A new report by Johan Brosché of Uppsala University, in tandem with the UN’s Mediation Support Unit, evaluates the CPA, focusing on power-sharing aspects of the accord. Also, the paper seeks to answer what lessons can be learned from the CPA, with regards to sharing power to enable peace. In the paper a broad approach is applied which includes all four different types of power sharing: political, economic, territorial and military. The methodology used for this paper mainly comprises interviews with politicians, academics, policy-makers, diplomats and observers involved in the negotiation process leading up to the signing of the CPA on January 9, 2005, as well as people engaged in the implementation phase. The interviews were primarily carried out during a field-trip by the author to Khartoum, Juba and Nairobi in July 2009. But also preparatory interviews prior to the field-trip, as well as complementary interviews after the trip, have been conducted. In addition, a wide variety of academic and policy literature has been consulted so as to gain as broad and deep understanding of the situation as possible.
The key lessons to be learned from this report are as follows: The CPA process suggests that involving both regional actors and the broader international community can constitute a fruitful approach towards reaching an agreement. Also, the CPA shows the importance of not getting stuck with details and therefore a call is made to focus on the functioning of the agreement.

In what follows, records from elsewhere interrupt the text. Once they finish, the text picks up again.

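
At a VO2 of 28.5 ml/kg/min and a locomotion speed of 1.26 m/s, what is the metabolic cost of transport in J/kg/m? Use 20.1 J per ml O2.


Power per kg = VO2 * 20.1 / 60
Power per kg = 28.5 * 20.1 / 60 = 9.5475 W/kg
Cost = power_per_kg / speed
Cost = 9.5475 / 1.26
Cost = 7.5774


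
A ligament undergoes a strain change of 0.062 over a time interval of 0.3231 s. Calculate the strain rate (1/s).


strain_rate = delta_strain / delta_t
strain_rate = 0.062 / 0.3231
strain_rate = 0.1919


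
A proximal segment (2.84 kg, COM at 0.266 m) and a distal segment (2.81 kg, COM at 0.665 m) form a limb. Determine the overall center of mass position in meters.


COM = (m1*x1 + m2*x2) / (m1 + m2)
COM = (2.84*0.266 + 2.81*0.665) / (2.84 + 2.81)
Numerator = 2.6241
Denominator = 5.6500
COM = 0.4644


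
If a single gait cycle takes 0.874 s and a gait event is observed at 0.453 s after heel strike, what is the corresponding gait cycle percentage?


pct = (event_time / cycle_time) * 100
pct = (0.453 / 0.874) * 100
ratio = 0.5183
pct = 51.8307


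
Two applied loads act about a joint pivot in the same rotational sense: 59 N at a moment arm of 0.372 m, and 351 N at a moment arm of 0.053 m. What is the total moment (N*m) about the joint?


M = F1 * d1 + F2 * d2
M = 59 * 0.372 + 351 * 0.053
M = 21.9480 + 18.6030
M = 40.5510


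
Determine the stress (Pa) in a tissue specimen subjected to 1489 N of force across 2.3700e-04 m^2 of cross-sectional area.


stress = F / A
stress = 1489 / 2.3700e-04
stress = 6.2827e+06


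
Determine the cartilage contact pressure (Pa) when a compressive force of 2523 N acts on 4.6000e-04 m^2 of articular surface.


P = F / A
P = 2523 / 4.6000e-04
P = 5.4848e+06


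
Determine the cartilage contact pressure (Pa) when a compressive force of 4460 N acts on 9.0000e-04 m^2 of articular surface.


P = F / A
P = 4460 / 9.0000e-04
P = 4.9556e+06


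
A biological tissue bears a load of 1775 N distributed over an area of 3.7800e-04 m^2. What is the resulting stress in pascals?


stress = F / A
stress = 1775 / 3.7800e-04
stress = 4.6958e+06


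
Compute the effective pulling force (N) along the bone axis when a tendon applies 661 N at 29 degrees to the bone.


F_eff = F_tendon * cos(theta)
theta = 29 deg = 0.5061 rad
cos(theta) = 0.8746
F_eff = 661 * 0.8746
F_eff = 578.1236


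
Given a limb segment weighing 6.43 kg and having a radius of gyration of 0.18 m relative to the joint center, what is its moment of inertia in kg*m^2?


I = m * k^2
I = 6.43 * 0.18^2
k^2 = 0.0324
I = 0.2083


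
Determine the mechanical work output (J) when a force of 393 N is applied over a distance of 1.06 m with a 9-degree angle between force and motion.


W = F * d * cos(theta)
theta = 9 deg = 0.1571 rad
cos(theta) = 0.9877
W = 393 * 1.06 * 0.9877
W = 411.4512


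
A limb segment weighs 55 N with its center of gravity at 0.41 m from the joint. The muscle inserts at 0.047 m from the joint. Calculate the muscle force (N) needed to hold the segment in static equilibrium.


F_muscle = W * d_load / d_muscle
F_muscle = 55 * 0.41 / 0.047
Numerator = 22.5500
F_muscle = 479.7872


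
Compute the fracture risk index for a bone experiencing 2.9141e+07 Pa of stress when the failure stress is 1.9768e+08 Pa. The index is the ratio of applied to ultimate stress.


FRI = applied / ultimate
FRI = 2.9141e+07 / 1.9768e+08
FRI = 0.1474


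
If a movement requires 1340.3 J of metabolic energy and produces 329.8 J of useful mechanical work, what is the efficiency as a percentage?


eta = (W_mech / E_meta) * 100
eta = (329.8 / 1340.3) * 100
ratio = 0.2461
eta = 24.6064


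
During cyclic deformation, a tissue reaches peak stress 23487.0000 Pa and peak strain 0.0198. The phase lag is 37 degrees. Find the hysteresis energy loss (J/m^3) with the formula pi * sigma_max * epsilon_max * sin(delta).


E_loss = pi * sigma_max * epsilon_max * sin(delta)
delta = 37 deg = 0.6458 rad
sin(delta) = 0.6018
E_loss = pi * 23487.0000 * 0.0198 * 0.6018
E_loss = 879.2364


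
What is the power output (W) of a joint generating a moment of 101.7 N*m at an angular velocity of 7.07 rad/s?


P = M * omega
P = 101.7 * 7.07
P = 719.0190


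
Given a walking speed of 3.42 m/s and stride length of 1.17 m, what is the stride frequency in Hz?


f = v / stride_length
f = 3.42 / 1.17
f = 2.9231


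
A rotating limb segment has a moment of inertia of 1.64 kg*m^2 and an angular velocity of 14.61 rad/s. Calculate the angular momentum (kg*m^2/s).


L = I * omega
L = 1.64 * 14.61
L = 23.9604


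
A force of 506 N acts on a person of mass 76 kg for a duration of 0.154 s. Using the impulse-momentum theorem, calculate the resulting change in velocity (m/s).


J = F * dt = 506 * 0.154 = 77.9240 N*s
delta_v = J / m
delta_v = 77.9240 / 76
delta_v = 1.0253


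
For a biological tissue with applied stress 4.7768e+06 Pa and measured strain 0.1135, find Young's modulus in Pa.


E = stress / strain
E = 4.7768e+06 / 0.1135
E = 4.2086e+07


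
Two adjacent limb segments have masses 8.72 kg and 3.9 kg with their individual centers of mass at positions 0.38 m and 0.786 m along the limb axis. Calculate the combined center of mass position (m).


COM = (m1*x1 + m2*x2) / (m1 + m2)
COM = (8.72*0.38 + 3.9*0.786) / (8.72 + 3.9)
Numerator = 6.3790
Denominator = 12.6200
COM = 0.5055


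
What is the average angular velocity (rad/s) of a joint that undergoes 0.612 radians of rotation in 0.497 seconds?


omega = delta_theta / delta_t
omega = 0.612 / 0.497
omega = 1.2314


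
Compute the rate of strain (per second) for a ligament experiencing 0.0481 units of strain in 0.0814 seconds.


strain_rate = delta_strain / delta_t
strain_rate = 0.0481 / 0.0814
strain_rate = 0.5909


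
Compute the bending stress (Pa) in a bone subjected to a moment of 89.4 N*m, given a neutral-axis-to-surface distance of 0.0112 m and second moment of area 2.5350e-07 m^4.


sigma = M * c / I
sigma = 89.4 * 0.0112 / 2.5350e-07
M * c = 1.0013
sigma = 3.9498e+06


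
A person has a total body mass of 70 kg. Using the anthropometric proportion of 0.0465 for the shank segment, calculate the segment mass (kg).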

In addition, the CPA is an example of how a lack of capability among the parties severely increases the problems at hand; capacity-building of the parties should thus be a focused area. Furthermore, one positive asset with power sharing is that it can build trust between former enemies, but if an exit option of this co-operation is included in the agreement, the potential for trust-building is reduced; power-sharing agreements should thus preferably not include such options.
Moreover, power-sharing accords can have unintended effects for other regions, so such potential consequences have to be examined.
Additionally, the constituencies that are represented at the negotiations influence the legitimacy and implementation of the agreement; consequently, issues of inclusion and exclusion have to be carefully scrutinized. Also, it is important to convey the message of an agreement to various constituencies, and to bring peace dividends to the people to increase the legitimacy of the agreement.
Regarding the implementation phase, three key lessons are learned. First, for a successful implementation it is essential to keep up the momentum of the signing. Secondly, this paper wants to emphasize that the signing of an agreement is the start, and not the end, of building peace. Finally, this report emphasizes the importance of striving to keep the moment ripe during the implementation process.